Exasperation around discovery of new antibiotics

It is exasperating to notice the continued discovery and use of antibiotics, even after the world has proclaimed “the golden age of antibiotics to be over” and that we have reached the brim of post-antibiotic era, after witnessing the unprecedented rise in the antimicrobial resistance. To add to the woes, the international agenda steering infectious disease control, intervention and elimination (is still) defined around “discovery of new antibiotics”, as if, the control and prevention of already abundant count of resistant pathogens is not a big ask.

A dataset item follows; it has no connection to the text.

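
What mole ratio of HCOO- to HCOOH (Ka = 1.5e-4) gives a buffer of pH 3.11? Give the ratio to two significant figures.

pKa = -log(1.5 × 10^-4) = 3.824
pH = pKa + log(r) ⇒ log(r) = 3.11 − 3.824 = -0.714
r = [HCOO-]/[HCOOH] = 10^(-0.714) = 0.193

ratio = 0.19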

Too much of a good thing, by Joe Shute, © Copyright of Telegraph Media Group Limited 2013

Current guidelines and strategies do recognize and support the attempts to decelerate the spread of existing resistant infections, emergence of new resistant pathogens through expansion & strengthening of surveillance efforts and development & deployment of rapid diagnostic tests. This shift away from just presumptive treatment towards properly diagnosed and directed treatments is welcome, but it does not justify the continued use of current antibiotics and certainly not the discovery of new ones.

On the contrary, over past few years, there has been a renewed interest in finding new antibiotics, with this particular research group claiming the discovery of “a new game changing antibiotic”. Accordingly, “teixobactin”, mined from “deep soil microbial dark matter”, is capable of combating MRSA (Methicillin-ResistantStaphylococcus aureus) and multi-drug-resistant Mycobacterium tuberculosis. The attribute that sets apart teixobactin from other antibiotics is “the indication that it will be difficult for pathogens to develop resistance against it”. “Unusually for an antibiotic, teixobactin is thought to attack microbes by binding to fatty lipids that make up the bacterial cell wall, and it is difficult for a bacterium to alter such fundamental building blocks of the cell. By comparison, most antibiotics target proteins and it can be relatively easy for a microbe to become resistant to those drugs by accumulating mutations that alter the target protein’s shape” explains, Dr. Kim Lewis. It is possible that certain antibiotics, based on their mode of action, might have a low frequency of resistance, however, it is improbable to perceive that microbes cannot develop resistance to it, if so, it will be (foolishly) similar to the original claim that “the time has come to close the book on infectious diseases”.

This progressively worsening issue of discovery, (over) use and resistance to drugs is expanding beyond bacterial pathogens, with the discovery of emerging parasite resistance to antimalarials and mosquito resistance to insecticides. Rise of multi drug resistant Plasmodium falciparum has been globally reported, with emerging parasite resistance to artemisinin, which is recognized to be an immediate threat to the recent progress and a major obstacle to the future control of malaria. Inanely, the strategies employed for malaria intervention is no different than the contemporary case of bacterial pathogens, with approaches such as combinational therapy or extended therapy (extending the treatment from 3 to 6 days). Another approach that has caught some attention, is treating drug-resistant parasites with artemisinins and a proteasome inhibitor, which in combination has the ability to stress the parasite and prevent its ability to protect itself from damaged proteins, hence synergistically killing the resistant parasites. The use of proteasome inhibitor has been around since early 2000, and has been successfully tested for cancer therapy before. However, its use in combination with artemisinin to combat drug resistant malaria seems fatuous since the intrinsic and acquired resistance to proteasome inhibitor drugs like “bortezomib” has already been reported, with several mechanisms being studied extensively.

There might be some utility for conserved and appropriate use of current (and new) drugs, say in case of emergencies or until suitable vaccines are developed against, but it is should not be a sustainable model for the future nor it should hinder the pursuit for safer alternative approaches. It is imperative to learn from our (bad) experience and presume that most of the current tools against these pathogens and even newly discovered drugs could render ineffective in near (rather than far) future. It is absolutely necessary to reiterate the fact that we are dealing with highly adaptive life forms and the only way to tackle them is to develop equally adaptive combative therapies, keeping in mind their evolutionary projectile.

The actual shift has to be “a cultural evolution to create an environment where we do not use or need antibiotics.” The dramatic progress that France made through the “Antibiotics Are Not Automatic” campaign, can be a notable example that demonstrates the positive cumulative impact of reducing the overuse of antibiotic.

Advancement in molecular methods and genomics have enabled deeper comprehension of pathogen-host interactions, which in turn have paved way for newapproaches to develop non-chemical antimicrobial strategies. Utilization and translation of decades of molecular studies identifying genetic variations involving drug resistance, virulence, transmission and human immunity, followed by completion of the whole genome sequences of pathogens, vectors and the human genome, should lead us to relevant clinical tools for intervention and elimination of these pathogens. Any limitations on the way should force us to concentrate our resources in areas where we can identify and exploit significant susceptibilities of these complex pathogens, instead of relying on “Einstein’s definition of Insanity”.